Gobierno está obligado a girar recursos a instituciones con superávit

transferencias37 mandatos legales o constitucionales impiden al Gobierno reducir o suspender transferencias en caso de superávit

Al menos 15 instituciones públicas que han registrado un superávit de 2009 a 2013, han recibido dineros del Estado por mandato legal o constitucional. Así lo sistematizó un estudio elaborado por la Academia de Centroamérica, que analizó los destinos específicos del gasto del Gobierno Central.

El Fondo Nacional de Asignaciones Familiares (FODESAF) y el Consejo Nacional de Vialidad (CONAVI) son las dos instituciones que registraron transferencias más altas con ¢213.835 millones y ¢126.265 millones respectivamente en el año 2013, a pesar de que ambas entidades registraron superávits de ¢28 mil millones y ¢61 mil millones.

En algunos casos, el superávit incluso fue mayor a la transferencia, como es el caso del Instituto Costarricense del Deporte y la Recreación (ICODER), donde éste fue 2 veces superior al dinero girado por el Estado.

En el caso de FODESAF y el CONAVI los destinos específicos representan un 43,1 por ciento y 51 por ciento de sus ingresos, mientras que en el caso de la Caja Costarricense del Seguro Social (CCSS), la cual registra un superávit elevado, las transferencias equivalen al 0,9 por ciento, es decir, no tienen tanta importancia relativa.
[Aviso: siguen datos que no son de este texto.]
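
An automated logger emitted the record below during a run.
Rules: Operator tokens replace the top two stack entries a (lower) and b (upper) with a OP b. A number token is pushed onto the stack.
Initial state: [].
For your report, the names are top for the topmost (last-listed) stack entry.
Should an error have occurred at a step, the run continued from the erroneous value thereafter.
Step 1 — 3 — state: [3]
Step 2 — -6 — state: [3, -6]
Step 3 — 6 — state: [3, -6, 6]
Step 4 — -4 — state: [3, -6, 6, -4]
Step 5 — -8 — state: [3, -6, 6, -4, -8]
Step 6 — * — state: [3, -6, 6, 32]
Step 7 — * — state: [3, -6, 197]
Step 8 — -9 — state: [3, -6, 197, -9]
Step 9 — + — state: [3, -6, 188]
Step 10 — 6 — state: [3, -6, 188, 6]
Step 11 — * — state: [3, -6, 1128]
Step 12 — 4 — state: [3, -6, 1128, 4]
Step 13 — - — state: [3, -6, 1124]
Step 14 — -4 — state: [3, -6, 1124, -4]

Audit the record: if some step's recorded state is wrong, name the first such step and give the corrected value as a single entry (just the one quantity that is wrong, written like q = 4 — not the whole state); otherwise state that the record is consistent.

Recomputing the run from the initial state:
step 1: [3]
step 2: [3, -6]
step 3: [3, -6, 6]
step 4: [3, -6, 6, -4]
step 5: [3, -6, 6, -4, -8]
step 6: [3, -6, 6, 32]
step 7: [3, -6, 192]
step 8: [3, -6, 192, -9]
step 9: [3, -6, 183]
step 10: [3, -6, 183, 6]
step 11: [3, -6, 1098]
step 12: [3, -6, 1098, 4]
step 13: [3, -6, 1094]
step 14: [3, -6, 1094, -4]
The first disagreement with the record is at step 7, where the value should be top = 192.

step 7, top = 192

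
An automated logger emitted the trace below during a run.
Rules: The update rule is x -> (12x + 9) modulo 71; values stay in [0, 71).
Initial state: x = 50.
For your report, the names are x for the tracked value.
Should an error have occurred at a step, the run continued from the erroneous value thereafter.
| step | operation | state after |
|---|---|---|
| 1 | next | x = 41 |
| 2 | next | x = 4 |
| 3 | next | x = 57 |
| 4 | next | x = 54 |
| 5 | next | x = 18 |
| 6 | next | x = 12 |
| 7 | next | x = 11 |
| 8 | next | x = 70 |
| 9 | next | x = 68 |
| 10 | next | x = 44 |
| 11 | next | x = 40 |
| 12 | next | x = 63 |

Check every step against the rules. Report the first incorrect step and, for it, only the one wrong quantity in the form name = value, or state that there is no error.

1. x = (12*50 + 9) mod 71 = 41 (no discrepancy)
2. x = (12*41 + 9) mod 71 = 4 (agrees with the trace)
3. x = (12*4 + 9) mod 71 = 57 (exactly as logged)
4. x = (12*57 + 9) mod 71 = 54 (confirmed correct)
5. x = (12*54 + 9) mod 71 = 18 (no discrepancy)
6. x = (12*18 + 9) mod 71 = 12 (no discrepancy)
7. x = (12*12 + 9) mod 71 = 11 (confirmed correct)
8. x = (12*11 + 9) mod 71 = 70 (checks out)
9. x = (12*70 + 9) mod 71 = 68 (exactly as logged)
10. x = (12*68 + 9) mod 71 = 44 (no discrepancy)
11. x = (12*44 + 9) mod 71 = 40 (checks out)
12. x = (12*40 + 9) mod 71 = 63 (exactly as logged)
All steps check out; nothing to correct.

no error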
Según cita el estudio, lo anterior refleja un “grado bajo de ejecución de los recursos y cuestiona la necesidad de mantener obligaciones permanentes por montos que no son coherentes con el nivel de uso de esos recursos”.
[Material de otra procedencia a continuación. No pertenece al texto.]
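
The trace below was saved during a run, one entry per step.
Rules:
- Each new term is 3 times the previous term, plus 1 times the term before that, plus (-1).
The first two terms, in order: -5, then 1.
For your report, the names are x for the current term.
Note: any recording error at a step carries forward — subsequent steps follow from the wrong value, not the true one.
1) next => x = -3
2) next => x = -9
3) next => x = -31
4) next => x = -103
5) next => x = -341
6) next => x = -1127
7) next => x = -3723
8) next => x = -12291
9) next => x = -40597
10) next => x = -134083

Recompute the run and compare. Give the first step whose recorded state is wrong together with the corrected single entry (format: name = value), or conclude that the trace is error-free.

1. x = 3*(1) + (1)*(-5) + (-1) = -3 (confirmed correct)
2. x = 3*(-3) + (1)*(1) + (-1) = -9 (agrees with the trace)
3. x = 3*(-9) + (1)*(-3) + (-1) = -31 (in agreement)
4. x = 3*(-31) + (1)*(-9) + (-1) = -103 (checks out)
5. x = 3*(-103) + (1)*(-31) + (-1) = -341 (verified)
6. x = 3*(-341) + (1)*(-103) + (-1) = -1127 (in agreement)
7. x = 3*(-1127) + (1)*(-341) + (-1) = -3723 (agrees with the trace)
8. x = 3*(-3723) + (1)*(-1127) + (-1) = -12297 (not what was recorded)
First incorrect step: 8; the correct value is x = -12297.

step 8, x = -12297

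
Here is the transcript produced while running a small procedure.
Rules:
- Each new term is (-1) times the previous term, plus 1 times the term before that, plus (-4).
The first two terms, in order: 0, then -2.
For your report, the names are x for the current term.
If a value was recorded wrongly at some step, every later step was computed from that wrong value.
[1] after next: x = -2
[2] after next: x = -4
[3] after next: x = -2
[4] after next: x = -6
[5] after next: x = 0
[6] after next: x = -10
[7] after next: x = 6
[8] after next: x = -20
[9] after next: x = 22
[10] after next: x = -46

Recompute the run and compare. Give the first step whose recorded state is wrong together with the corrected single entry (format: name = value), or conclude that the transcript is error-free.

Recomputing the run from the initial state:
step 1: x = -2
step 2: x = -4
step 3: x = -2
step 4: x = -6
step 5: x = 0
step 6: x = -10
step 7: x = 6
step 8: x = -20
step 9: x = 22
step 10: x = -46
This matches the transcript at every step.

no error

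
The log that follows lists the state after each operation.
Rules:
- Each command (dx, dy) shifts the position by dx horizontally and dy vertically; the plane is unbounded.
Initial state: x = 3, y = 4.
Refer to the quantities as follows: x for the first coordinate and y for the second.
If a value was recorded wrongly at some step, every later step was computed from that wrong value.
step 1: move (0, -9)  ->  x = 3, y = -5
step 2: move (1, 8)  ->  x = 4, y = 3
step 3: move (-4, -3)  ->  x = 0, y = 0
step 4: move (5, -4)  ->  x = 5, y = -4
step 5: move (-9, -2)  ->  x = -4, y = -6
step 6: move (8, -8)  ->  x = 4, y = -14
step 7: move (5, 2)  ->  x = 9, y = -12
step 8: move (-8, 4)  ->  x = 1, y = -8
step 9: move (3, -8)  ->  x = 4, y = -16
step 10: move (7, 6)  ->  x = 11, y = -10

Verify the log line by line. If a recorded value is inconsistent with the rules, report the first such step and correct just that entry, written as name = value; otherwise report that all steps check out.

no error

step 1: x = 3 + (0) = 3, y = 4 + (-9) = -5 -> no discrepancy
step 2: x = 3 + (1) = 4, y = -5 + (8) = 3 -> consistent with the log
step 3: x = 4 + (-4) = 0, y = 3 + (-3) = 0 -> confirmed correct
step 4: x = 0 + (5) = 5, y = 0 + (-4) = -4 -> same as recorded
step 5: x = 5 + (-9) = -4, y = -4 + (-2) = -6 -> confirmed correct
step 6: x = -4 + (8) = 4, y = -6 + (-8) = -14 -> in agreement
step 7: x = 4 + (5) = 9, y = -14 + (2) = -12 -> confirmed correct
step 8: x = 9 + (-8) = 1, y = -12 + (4) = -8 -> matches
step 9: x = 1 + (3) = 4, y = -8 + (-8) = -16 -> confirmed correct
step 10: x = 4 + (7) = 11, y = -16 + (6) = -10 -> confirmed correct
The whole run recomputes cleanly — no discrepancies.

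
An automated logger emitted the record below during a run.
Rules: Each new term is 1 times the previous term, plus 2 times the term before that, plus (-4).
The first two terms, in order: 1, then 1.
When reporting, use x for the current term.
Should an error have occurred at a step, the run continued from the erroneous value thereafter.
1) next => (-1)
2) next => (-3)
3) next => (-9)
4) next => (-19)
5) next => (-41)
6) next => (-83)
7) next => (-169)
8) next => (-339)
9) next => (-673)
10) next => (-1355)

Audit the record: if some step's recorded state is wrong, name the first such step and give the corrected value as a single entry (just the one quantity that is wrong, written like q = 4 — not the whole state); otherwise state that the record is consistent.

step 9, x = -681

Recomputing the run from the initial state:
step 1: x = -1
step 2: x = -3
step 3: x = -9
step 4: x = -19
step 5: x = -41
step 6: x = -83
step 7: x = -169
step 8: x = -339
step 9: x = -681
step 10: x = -1363
The first disagreement with the record is at step 9, where the value should be x = -681.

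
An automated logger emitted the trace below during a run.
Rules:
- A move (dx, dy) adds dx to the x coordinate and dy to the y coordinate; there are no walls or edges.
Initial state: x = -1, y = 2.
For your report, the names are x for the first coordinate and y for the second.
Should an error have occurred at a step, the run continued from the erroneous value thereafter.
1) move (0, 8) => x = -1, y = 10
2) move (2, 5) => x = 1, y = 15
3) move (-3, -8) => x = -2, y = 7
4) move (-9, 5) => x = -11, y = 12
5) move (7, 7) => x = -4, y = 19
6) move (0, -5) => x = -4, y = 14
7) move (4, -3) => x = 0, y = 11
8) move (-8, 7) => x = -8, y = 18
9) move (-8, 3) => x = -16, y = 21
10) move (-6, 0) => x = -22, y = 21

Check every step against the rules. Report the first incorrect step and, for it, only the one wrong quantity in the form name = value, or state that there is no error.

step 1: x = -1 + (0) = -1, y = 2 + (8) = 10 -> in agreement
step 2: x = -1 + (2) = 1, y = 10 + (5) = 15 -> no discrepancy
step 3: x = 1 + (-3) = -2, y = 15 + (-8) = 7 -> no discrepancy
step 4: x = -2 + (-9) = -11, y = 7 + (5) = 12 -> in agreement
step 5: x = -11 + (7) = -4, y = 12 + (7) = 19 -> in agreement
step 6: x = -4 + (0) = -4, y = 19 + (-5) = 14 -> checks out
step 7: x = -4 + (4) = 0, y = 14 + (-3) = 11 -> checks out
step 8: x = 0 + (-8) = -8, y = 11 + (7) = 18 -> consistent with the trace
step 9: x = -8 + (-8) = -16, y = 18 + (3) = 21 -> exactly as logged
step 10: x = -16 + (-6) = -22, y = 21 + (0) = 21 -> exactly as logged
Nothing is out of place; the run is error-free.

no error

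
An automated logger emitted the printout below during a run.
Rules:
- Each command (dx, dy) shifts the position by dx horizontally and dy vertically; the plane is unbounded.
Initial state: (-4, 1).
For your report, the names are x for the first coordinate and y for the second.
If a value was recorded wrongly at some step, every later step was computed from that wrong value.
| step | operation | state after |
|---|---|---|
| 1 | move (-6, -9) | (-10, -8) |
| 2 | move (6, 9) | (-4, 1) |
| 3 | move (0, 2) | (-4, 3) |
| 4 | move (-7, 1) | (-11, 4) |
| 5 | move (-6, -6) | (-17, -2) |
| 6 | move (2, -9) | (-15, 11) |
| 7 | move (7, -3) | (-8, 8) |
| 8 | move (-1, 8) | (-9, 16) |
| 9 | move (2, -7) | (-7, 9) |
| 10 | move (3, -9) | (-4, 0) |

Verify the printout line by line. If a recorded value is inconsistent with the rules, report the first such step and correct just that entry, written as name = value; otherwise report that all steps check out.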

Por el contrario, la directora Ejecutiva de FODESAF, Amparo Pacheco, explicó que los superávits del fondo responden a que los ingresos que reciben anualmente son variables: un porcentaje (5%) correspondiente a la planilla de todos los trabajadores del sector público y privado y la principal transferencia desde el Ministerio de Hacienda que equivale a 593 mil salarios base utilizados por el Poder Judicial.

directora ejecutiva de fodesaf, amparo pacheco

Esto ocasiona que, por lo general, los ingresos percibidos sean superiores a la estimación de ingresos que realizan cuando elaboran el presupuesto anual.

El Departamento de Finanzas del CONAVI, por su parte explicó por medio de la oficina de prensa, que los superávits de la institución son acumulativos y éstos se reintegran al presupuesto del año siguiente. Es decir son recursos que se gastan en el periodo siguiente en obras.

Sin embargo, a criterio de la economista Edna Camacho, quien elaboró el análisis, el hecho de que los recursos estén comprometidos no implica que no son sobrantes, especialmente cuando se registran superávits año con año.

Economista, Edna Camacho

Camacho agregó que esto es indicador de un problema de ejecución de recursos, ya que si una entidad registra sobrantes al final de un periodo de manera recurrente, se podría deducir que no necesita toda la transferencia que se está obligando al gobierno a darle.

Problema añejo

En total existen 37 leyes y cuatro mandatos constitucionales que han creado obligaciones de gasto con destino específico para el Gobierno. Algunas incluso datan de 1957, aunque la mayoría proliferaron del año 2000 a 2009.

A criterio de Camacho, este es un problema que representa un peso para las finanzas públicas.

Muchas de las leyes crearon obligaciones sin generar las fuentes de financiamiento. “Cada cinco que se gasta es un cinco que va a el déficit”, aseguró la economista.

A esto se suma que no se han creado mecanismos de evaluación de la utilización de los recursos.

ECONOMISTA, EDNA CAMACHO

El pasado martes, en el programa Nuestra Voz, el viceministro de egresos, José Francisco Pacheco, anunció que en marzo presentaran un proyecto de ley a la Asamblea Legislativa para recuperar, precisamente esos dineros ociosos que el Estado transfiere a las instituciones y éstas no ejecutan.